Quando scompare un artista assoluto della musica, quale è stato Ennio Morricone, le parole volano via più che mai. Ricordare la quantità e la qualità della sua attività di compositore è quasi impossibile ed esercizio inutile, data la notorietà delle sue melodie e il successo planetario guadagnato attraverso un lavoro che ha attraversato la seconda metà del secolo scorso arrivando sino a noi.

Ci limitiamo a menzionare il connubio entrato nella storia con la filmografia di Sergio Leone, le sequenze indimenticabili dei western all’italiana, quei primi piani di Clint Eastwood o di Eli Wallach, che senza quelle note inconfondibili tatuate sulla pellicola non sarebbero indissolubilmente impressi nella memoria di ciascuno, consegnando l’autore a quella particolare forma di immortalità che soltanto ai grandi della musica compete.

L’unicità di Morricone non risiede soltanto nell’eccellenza raggiunta nella professione, ma nella sua personalità, meglio dire nella sua persona, rimasta negli anni, anche dopo la grande popolarità arrivata con il tempo (così come i riconoscimenti più prestigiosi, tardivamente giunti) discreta e disponibile, empatica e cordiale nella sua quotidiana riservatezza.

Torna alla mente il concertone del Primo maggio del 2011,  quando decise di regalare all’evento il suo prezioso contributo, un brano inedito dal titolo “Elegia per l’Italia”, composta insieme al poeta e musicista Giovanni Fontana per celebrare i 150 anni dell’Unità. Già di suo la scelta del genere dell’elegia conteneva un’indicazione ben definita, mutuata dall’antica Grecia, che interpretava il componimento elegiaco in chiave patriottica, legato all’esigenza di esprimere il sentimento più intimo nei confronti della propria terra.

Era infatti questo il messaggio che Morricone voleva offrire per l’occasione a un pubblico di sicuro non abituato a certe sonorità, che tra una vampata rock e una riff contemporaneo accolse quei quindici minuti in cui la musica classica si mescolava alla poesia con lo stupore e l’entusiasmo di chi era testimone nell’ascolto di qualcosa di inatteso e diverso, qualcosa di unico.

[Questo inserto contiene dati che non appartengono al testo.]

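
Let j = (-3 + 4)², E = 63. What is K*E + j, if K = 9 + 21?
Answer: 1891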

Un messaggio che intendeva condividere non soltanto con la platea romana di San Giovanni bensì con l’Italia intera, riconoscibile nel desiderio di contrapporsi grazie alla forza della musica a chi all’epoca tentava di appropriarsi di un’altra musica, le note del “Va’ Pensiero” verdiano martoriate in salsa leghista, nel vano tentativo di distinguersi con indebita appropriazione dal Canto degli Italiani, l’inno nazionale di Goffredo Mameli.

Dopo neppure un decennio sembra passato un secolo, data la virata patriottarda imposta dal nuovo leader dell’ormai ex Carroccio, i cui accoliti candidati alla Regione toscana, è notizia di queste ore, pretenderebbe di bandire da qualsiasi rappresentazione canora il testo di “Imagine” di John Lennon, in quanto manifestamente “Marxista e comunista”. Vien soltanto da aggiungere che sarebbe bello immaginare un mondo senza certa gente.

L’augurio è che il Maestro, lucido e cosciente sino all’ultimo respiro, sia riuscito a uscire di scena prima che i suoi sensibilissimi orecchi ascoltassero quest’ultima nefandezza.